I think we do. I say that based both on our track record of leadership and on our embracing of bold experiments in education.
National impact in higher education
I've already mentioned OpenCourseWare, which is an important model for the use of the Internet to disseminate and provide wide access to information. (OCW had 8.5 M visits to OCW content last year, a 56% annual increase.) With plans to offer materials from 1800 MIT courses by 2008, OCW has contributed to higher education in remarkable ways, as evident from these statistics:
- 95% of users report MIT OCW has or will help them to be more productive and effective (49% of visitors are self learners, 32% students, 16% educators)
- 46% of educators have adopted MIT OCW content to improve their own teaching
- 38% of students use MIT OCW materials to complement a course they are taking; 34% use MIT OCW to learn about subjects outside of formal classes
- 56% of self-learners use MIT OCW to enhance personal knowledge; 16% use MIT OCW to stay current in their chosen field
The Open Knowledge Initiative is another example of MIT playing a significant role both nationally and internationally. Led by MIT, OKI was launched as a collaborative program among several universities to define learning-technology architecture for the higher education community. With the goal of building the infrastructure for sustainable educational transformation, OKI has created a set of open service interface definitions for use by educational institutions and commercial vendors to create learning management systems and tools that interoperate.
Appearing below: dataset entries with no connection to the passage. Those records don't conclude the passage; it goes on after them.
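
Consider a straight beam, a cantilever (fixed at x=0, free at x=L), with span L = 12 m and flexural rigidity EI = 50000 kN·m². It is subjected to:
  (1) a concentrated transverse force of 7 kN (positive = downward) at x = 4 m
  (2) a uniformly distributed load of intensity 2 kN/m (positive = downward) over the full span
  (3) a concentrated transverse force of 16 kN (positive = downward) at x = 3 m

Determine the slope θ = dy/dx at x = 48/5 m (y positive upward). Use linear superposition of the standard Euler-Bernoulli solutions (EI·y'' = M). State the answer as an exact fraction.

Load 1 — point force P=7 kN at a=4 m (b=L-a=8):
  θ_1 = -Pa²/(2EI)  [x>a] = -7·4²/(2·50000) = -7/6250 rad
Load 2 — uniform load w=2 kN/m over full span:
  θ_2 = -wx(x²-3Lx+3L²)/(6EI) = -2·(48/5)·((48/5)²-3·12·(48/5)+3·12²)/(6·50000) = -4464/390625 rad
Load 3 — point force P=16 kN at a=3 m (b=L-a=9):
  θ_3 = -Pa²/(2EI)  [x>a] = -16·3²/(2·50000) = -9/6250 rad
Superposition: θ = Σ θ_i = -5464/390625 rad ≈ -0.013988 rad

θ(48/5) = -5464/390625 rad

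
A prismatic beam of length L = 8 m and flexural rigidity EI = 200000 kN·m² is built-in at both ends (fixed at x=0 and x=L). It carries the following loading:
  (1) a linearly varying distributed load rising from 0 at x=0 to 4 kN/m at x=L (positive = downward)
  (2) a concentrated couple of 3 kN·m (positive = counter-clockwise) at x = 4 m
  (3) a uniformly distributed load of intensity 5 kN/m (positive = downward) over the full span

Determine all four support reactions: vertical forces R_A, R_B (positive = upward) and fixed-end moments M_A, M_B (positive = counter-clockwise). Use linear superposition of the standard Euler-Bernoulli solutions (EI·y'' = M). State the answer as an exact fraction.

Load 1 — triangular load w₀=4 kN/m (0→w₀ over full span):
  R_A = 3w₀L/20 = 3·4·8/20 = 24/5 kN
  M_A = w₀L²/30 = 4·8²/30 = 128/15 kN·m
  R_B = 7w₀L/20 = 7·4·8/20 = 56/5 kN
  M_B = -w₀L²/20 = -4·8²/20 = -64/5 kN·m
Load 2 — applied couple M₀=3 kN·m at a=4 m (b=L-a=4):
  R_A = 6M₀ab/L³ = 6·3·4·4/8³ = 9/16 kN
  M_A = M₀b(2a-b)/L² = 3·4·(2·4-4)/8² = 3/4 kN·m
  R_B = -6M₀ab/L³ = -6·3·4·4/8³ = -9/16 kN
  M_B = M₀a(2b-a)/L² = 3·4·(2·4-4)/8² = 3/4 kN·m
Load 3 — uniform load w=5 kN/m over full span:
  R_A = wL/2 = 5·8/2 = 20 kN
  M_A = wL²/12 = 5·8²/12 = 80/3 kN·m
  R_B = wL/2 = 5·8/2 = 20 kN
  M_B = -wL²/12 = -5·8²/12 = -80/3 kN·m
Superposition: R_A = 2029/80 kN, M_A = 719/20 kN·m, R_B = 2451/80 kN, M_B = -2323/60 kN·m

R_A = 2029/80 kN, M_A = 719/20 kN·m, R_B = 2451/80 kN, M_B = -2323/60 kN·m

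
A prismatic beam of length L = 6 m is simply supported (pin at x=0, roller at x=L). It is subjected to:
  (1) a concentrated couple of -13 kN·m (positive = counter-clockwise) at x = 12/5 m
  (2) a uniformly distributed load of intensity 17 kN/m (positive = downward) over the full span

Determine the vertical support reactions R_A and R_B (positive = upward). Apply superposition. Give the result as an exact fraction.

Load 1 — applied couple M₀=-13 kN·m at a=12/5 m (b=L-a=18/5):
  R_A = M₀/L = (-13)/6 = -13/6 kN
  R_B = -M₀/L = -(-13)/6 = 13/6 kN
Load 2 — uniform load w=17 kN/m over full span:
  R_A = wL/2 = 17·6/2 = 51 kN
  R_B = wL/2 = 17·6/2 = 51 kN
Superposition: R_A = 293/6 kN, R_B = 319/6 kN

R_A = 293/6 kN, R_B = 319/6 kN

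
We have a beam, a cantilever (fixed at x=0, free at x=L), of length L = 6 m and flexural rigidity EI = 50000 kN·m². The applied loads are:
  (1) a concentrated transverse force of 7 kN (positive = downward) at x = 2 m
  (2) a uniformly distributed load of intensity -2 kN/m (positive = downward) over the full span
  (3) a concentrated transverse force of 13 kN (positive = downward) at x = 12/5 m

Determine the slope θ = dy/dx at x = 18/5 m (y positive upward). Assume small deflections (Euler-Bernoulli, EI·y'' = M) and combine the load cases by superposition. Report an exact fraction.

Load 1 — point force P=7 kN at a=2 m (b=L-a=4):
  θ_1 = -Pa²/(2EI)  [x>a] = -7·2²/(2·50000) = -7/25000 rad
Load 2 — uniform load w=-2 kN/m over full span:
  θ_2 = -wx(x²-3Lx+3L²)/(6EI) = -(-2)·(18/5)·((18/5)²-3·6·(18/5)+3·6²)/(6·50000) = 1053/781250 rad
Load 3 — point force P=13 kN at a=12/5 m (b=L-a=18/5):
  θ_3 = -Pa²/(2EI)  [x>a] = -13·(12/5)²/(2·50000) = -117/156250 rad
Superposition: θ = Σ θ_i = 997/3125000 rad ≈ 0.000319 rad

θ(18/5) = 997/3125000 rad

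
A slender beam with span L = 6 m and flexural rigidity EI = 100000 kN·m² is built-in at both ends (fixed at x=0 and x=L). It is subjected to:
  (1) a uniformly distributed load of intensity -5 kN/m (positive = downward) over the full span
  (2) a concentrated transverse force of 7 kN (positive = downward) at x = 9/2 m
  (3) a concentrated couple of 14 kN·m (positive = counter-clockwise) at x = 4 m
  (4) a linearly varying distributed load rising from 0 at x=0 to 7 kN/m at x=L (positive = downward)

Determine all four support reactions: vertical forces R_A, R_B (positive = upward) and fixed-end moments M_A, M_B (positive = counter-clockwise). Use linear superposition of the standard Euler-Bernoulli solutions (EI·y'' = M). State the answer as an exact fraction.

R_A = -6473/1440 kN, M_A = 17/480 kN·m, R_B = 3593/1440 kN, M_B = -561/160 kN·m

Load 1 — uniform load w=-5 kN/m over full span:
  R_A = wL/2 = (-5)·6/2 = -15 kN
  M_A = wL²/12 = (-5)·6²/12 = -15 kN·m
  R_B = wL/2 = (-5)·6/2 = -15 kN
  M_B = -wL²/12 = -(-5)·6²/12 = 15 kN·m
Load 2 — point force P=7 kN at a=9/2 m (b=L-a=3/2):
  R_A = Pb²(3a+b)/L³ = 7·(3/2)²·(3·(9/2)+(3/2))/6³ = 35/32 kN
  M_A = Pab²/L² = 7·(9/2)·(3/2)²/6² = 63/32 kN·m
  R_B = Pa²(a+3b)/L³ = 7·(9/2)²·((9/2)+3·(3/2))/6³ = 189/32 kN
  M_B = -Pa²b/L² = -7·(9/2)²·(3/2)/6² = -189/32 kN·m
Load 3 — applied couple M₀=14 kN·m at a=4 m (b=L-a=2):
  R_A = 6M₀ab/L³ = 6·14·4·2/6³ = 28/9 kN
  M_A = M₀b(2a-b)/L² = 14·2·(2·4-2)/6² = 14/3 kN·m
  R_B = -6M₀ab/L³ = -6·14·4·2/6³ = -28/9 kN
  M_B = M₀a(2b-a)/L² = 14·4·(2·2-4)/6² = 0 kN·m
Load 4 — triangular load w₀=7 kN/m (0→w₀ over full span):
  R_A = 3w₀L/20 = 3·7·6/20 = 63/10 kN
  M_A = w₀L²/30 = 7·6²/30 = 42/5 kN·m
  R_B = 7w₀L/20 = 7·7·6/20 = 147/10 kN
  M_B = -w₀L²/20 = -7·6²/20 = -63/5 kN·m
Superposition: R_A = -6473/1440 kN, M_A = 17/480 kN·m, R_B = 3593/1440 kN, M_B = -561/160 kN·m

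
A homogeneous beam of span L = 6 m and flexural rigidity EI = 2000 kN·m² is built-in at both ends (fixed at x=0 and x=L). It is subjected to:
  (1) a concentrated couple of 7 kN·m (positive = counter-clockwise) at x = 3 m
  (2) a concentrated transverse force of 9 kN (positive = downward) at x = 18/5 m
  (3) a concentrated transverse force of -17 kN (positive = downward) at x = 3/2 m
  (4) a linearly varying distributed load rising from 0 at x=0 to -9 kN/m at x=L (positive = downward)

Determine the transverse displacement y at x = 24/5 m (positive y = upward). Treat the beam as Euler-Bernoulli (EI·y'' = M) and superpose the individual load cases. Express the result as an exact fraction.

y(24/5) = 1620423/500000000 m

Load 1 — applied couple M₀=7 kN·m at a=3 m (b=L-a=3):
  y_1 = (R_Ax³/6 - M_Ax²/2 - M₀(x-a)²/2)/EI  [x>a] with R_A=7/4, M_A=7/4 = ((7/4)·(24/5)³/6 - (7/4)·(24/5)²/2 - 7·((24/5)-3)²/2)/2000 = 189/500000 m
Load 2 — point force P=9 kN at a=18/5 m (b=L-a=12/5):
  y_2 = -Pa²(L-x)²(3bL-(3b+a)(L-x))/(6L³EI)  [x>a] = -9·(18/5)²·(6-(24/5))²·(3·(12/5)·6-(3·(12/5)+(18/5))·(6-(24/5)))/(6·6³·2000) = -15309/7812500 m
Load 3 — point force P=-17 kN at a=3/2 m (b=L-a=9/2):
  y_3 = -Pa²(L-x)²(3bL-(3b+a)(L-x))/(6L³EI)  [x>a] = -(-17)·(3/2)²·(6-(24/5))²·(3·(9/2)·6-(3·(9/2)+(3/2))·(6-(24/5)))/(6·6³·2000) = 1071/800000 m
Load 4 — triangular load w₀=-9 kN/m (0→w₀ over full span):
  y_4 = -w₀x²(L-x)²(x+2L)/(120LEI) = -(-9)·(24/5)²·(6-(24/5))²·((24/5)+2·6)/(120·6·2000) = 6804/1953125 m
Superposition: y = Σ y_i = 1620423/500000000 m ≈ 0.003241 m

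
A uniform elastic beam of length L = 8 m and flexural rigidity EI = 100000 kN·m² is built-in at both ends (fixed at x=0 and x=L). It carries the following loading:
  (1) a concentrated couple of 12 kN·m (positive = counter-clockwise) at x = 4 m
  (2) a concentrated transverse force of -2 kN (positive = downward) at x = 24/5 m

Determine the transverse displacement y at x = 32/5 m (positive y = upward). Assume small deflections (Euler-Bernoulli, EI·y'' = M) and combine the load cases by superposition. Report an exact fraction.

Load 1 — applied couple M₀=12 kN·m at a=4 m (b=L-a=4):
  y_1 = (R_Ax³/6 - M_Ax²/2 - M₀(x-a)²/2)/EI  [x>a] with R_A=9/4, M_A=3 = ((9/4)·(32/5)³/6 - 3·(32/5)²/2 - 12·((32/5)-4)²/2)/100000 = 9/390625 m
Load 2 — point force P=-2 kN at a=24/5 m (b=L-a=16/5):
  y_2 = -Pa²(L-x)²(3bL-(3b+a)(L-x))/(6L³EI)  [x>a] = -(-2)·(24/5)²·(8-(32/5))²·(3·(16/5)·8-(3·(16/5)+(24/5))·(8-(32/5)))/(6·8³·100000) = 1008/48828125 m
Superposition: y = Σ y_i = 2133/48828125 m ≈ 0.000044 m

y(32/5) = 2133/48828125 m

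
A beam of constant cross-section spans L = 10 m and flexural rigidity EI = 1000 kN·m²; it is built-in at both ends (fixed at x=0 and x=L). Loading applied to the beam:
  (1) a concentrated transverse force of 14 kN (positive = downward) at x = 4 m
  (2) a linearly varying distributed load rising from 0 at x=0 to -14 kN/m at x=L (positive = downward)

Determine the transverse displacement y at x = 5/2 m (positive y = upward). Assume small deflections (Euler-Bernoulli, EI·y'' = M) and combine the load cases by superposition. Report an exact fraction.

y(5/2) = 2709/51200 m

Load 1 — point force P=14 kN at a=4 m (b=L-a=6):
  y_1 = -Pb²x²(3aL-(3a+b)x)/(6L³EI)  [x≤a] = -14·6²·(5/2)²·(3·4·10-(3·4+6)·(5/2))/(6·10³·1000) = -63/1600 m
Load 2 — triangular load w₀=-14 kN/m (0→w₀ over full span):
  y_2 = -w₀x²(L-x)²(x+2L)/(120LEI) = -(-14)·(5/2)²·(10-(5/2))²·((5/2)+2·10)/(120·10·1000) = 189/2048 m
Superposition: y = Σ y_i = 2709/51200 m ≈ 0.052910 m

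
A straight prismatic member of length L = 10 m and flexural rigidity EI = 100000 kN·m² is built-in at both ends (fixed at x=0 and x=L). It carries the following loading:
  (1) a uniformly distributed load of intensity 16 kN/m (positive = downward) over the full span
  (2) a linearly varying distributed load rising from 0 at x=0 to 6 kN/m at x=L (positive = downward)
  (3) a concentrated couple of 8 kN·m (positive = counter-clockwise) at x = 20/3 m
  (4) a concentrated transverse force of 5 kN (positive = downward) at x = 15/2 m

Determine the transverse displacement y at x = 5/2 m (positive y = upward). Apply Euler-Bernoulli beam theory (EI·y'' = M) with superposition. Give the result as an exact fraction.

Load 1 — uniform load w=16 kN/m over full span:
  y_1 = -wx²(L-x)²/(24EI) = -16·(5/2)²·(10-(5/2))²/(24·100000) = -3/1280 m
Load 2 — triangular load w₀=6 kN/m (0→w₀ over full span):
  y_2 = -w₀x²(L-x)²(x+2L)/(120LEI) = -6·(5/2)²·(10-(5/2))²·((5/2)+2·10)/(120·10·100000) = -81/204800 m
Load 3 — applied couple M₀=8 kN·m at a=20/3 m (b=L-a=10/3):
  y_3 = (R_Ax³/6 - M_Ax²/2)/EI  [x≤a] with R_A=16/15, M_A=8/3 = ((16/15)·(5/2)³/6 - (8/3)·(5/2)²/2)/100000 = -1/18000 m
Load 4 — point force P=5 kN at a=15/2 m (b=L-a=5/2):
  y_4 = -Pb²x²(3aL-(3a+b)x)/(6L³EI)  [x≤a] = -5·(5/2)²·(5/2)²·(3·(15/2)·10-(3·(15/2)+(5/2))·(5/2))/(6·10³·100000) = -13/245760 m
Superposition: y = Σ y_i = -52489/18432000 m ≈ -0.002848 m

y(5/2) = -52489/18432000 m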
Foundation for change in engineering education nationally
Throughout history, our nation has experienced periods of significant change in education that have had very broadly impact. We can point to the 1860s when the Morrill Act made higher education more accessible to a wider proportion of Americans by making it possible for states to establish agricultural and technical colleges through the granting and sale of land. Dozens of "land grant" colleges, of which MIT is one, were established under the Morrill Act and many grew into large public universities, providing higher education for millions of Americans. These A&M schools had as part of their purpose addressing the most pressing problems of their time.
Another critical stimulus to higher education came with the GI Bill signed in 1944. It also significantly opened universities to the public, for example, to my father on returning from service in World War II. Certain fields at points extensively overhauled their approach to education; for example, the field of medicine went through a period of significant introspection in this country back in the early 1900s and subsequently dramatically changed the teaching of medicine. And in engineering itself, MIT led the establishment of engineering science some 40+ years ago as a new model for engineering education that fundamentally changed the teaching of engineering.
I believe that the current time has brought us to another critical juncture for higher education as our country recognizes the tremendous importance of providing superior engineering education to our young people. MIT serves as a powerful model for enhancing learning in new and exciting ways, including exposing students to the world of practice, utilizing advanced technology to facilitate learning, and developing new approaches to teaching and learning. MIT has played a very significant role in the past in shaping engineering education and I think we can and will do so in the future. Indeed, we have an obligation to do so.